Single by Billy Squier
- A-side: "Christmas Is the Time to Say 'I Love You'"
- B-side: "My Kinda Lover"
- Released: 1981
- Genre: Rock, Christmas
- Length: 2:52
- Label: Capitol
- Songwriter: Billy Squier
- Producers: Reinhold Mack Billy Squier

Billy Squier singles chronology
| "My Kinda Lover" (1981) | "Christmas is the Time to Say 'I Love You'" (1981) | "Everybody Wants You" (1982) |

= Christmas Is the Time to Say 'I Love You' =

"Christmas Is the Time to Say 'I Love You'" is a holiday rock song by Billy Squier, released in 1981 as the B-side of his single "My Kinda Lover" (Capitol 5037). In 1981, a video of the song was recorded with MTV VJs and staff members singing along with a live performance by Squier.

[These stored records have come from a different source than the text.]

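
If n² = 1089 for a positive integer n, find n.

We need n² = 1089, so n = √1089 = 33.

33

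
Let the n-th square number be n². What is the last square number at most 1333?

1296

Solve n² ≤ 1333 for integer n.
n = 36 gives 1296 ≤ 1333, while n = 37 gives 1369 > 1333; so the answer is 1296.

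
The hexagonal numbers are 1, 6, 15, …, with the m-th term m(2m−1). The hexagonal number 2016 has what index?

Set n(2n−1) = 2016, giving 2n² − n − 2016 = 0.
So n = (1 + 127) / 4 = 128/4 = 32.
Check: 32·(2·32 − 1) = 2016. ✓

32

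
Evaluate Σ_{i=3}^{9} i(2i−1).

Σ i(2i−1) = 2Σi² − Σi over i = 3..9.
Σi = 45 − 3 = 42 and Σi² = 285 − 5 = 280.
2·280 − 1·42 = 518.

518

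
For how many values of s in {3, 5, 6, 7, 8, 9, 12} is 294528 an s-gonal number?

s = 3: P(3, 767) = 294528. ✓
s = 5: P(5, 443) = 294152 and P(5, 444) = 295482; 294528 is not s-gonal.
s = 6: P(6, 384) = 294528. ✓
s = 7: P(7, 343) = 293608 and P(7, 344) = 295324; 294528 is not s-gonal.
s = 8: P(8, 313) = 293281 and P(8, 314) = 295160; 294528 is not s-gonal.
s = 9: P(9, 290) = 293625 and P(9, 291) = 295656; 294528 is not s-gonal.
s = 12: P(12, 243) = 294273 and P(12, 244) = 296704; 294528 is not s-gonal.
Hits: s ∈ {3, 6} → 2.

2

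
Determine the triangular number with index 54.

1485

54·55/2 = 2970/2 = 1485.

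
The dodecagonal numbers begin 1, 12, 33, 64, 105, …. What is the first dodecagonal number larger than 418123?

Solve n(5n−4) > 418123 for integer n.
The largest n with value ≤ 418123 is 289 (since 416449 ≤ 418123 < 419340), so the first above is n = 290, value 419340.

419340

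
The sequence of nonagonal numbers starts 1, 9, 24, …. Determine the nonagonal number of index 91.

The 91st nonagonal number is n(7n−5)/2 with n = 91.
91·(7·91 − 5)/2 = 91·632/2 = 91·316 = 28756.

28756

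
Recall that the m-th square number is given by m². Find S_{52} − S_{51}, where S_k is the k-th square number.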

VJ Martha Quinn remembers it as her number one moment when working for MTV. A large number of the background singers and revelers was made up of New York and Philadelphia radio and record people, including Anita Gevinson from WMMR.

==Covers==
The song has been covered by Darlene Love, Alexa Vega, and by SR-71. Katharine McPhee recorded a cover of the song on her Christmas album, Christmas is the Time to Say I Love You, which was released on October 12, 2010.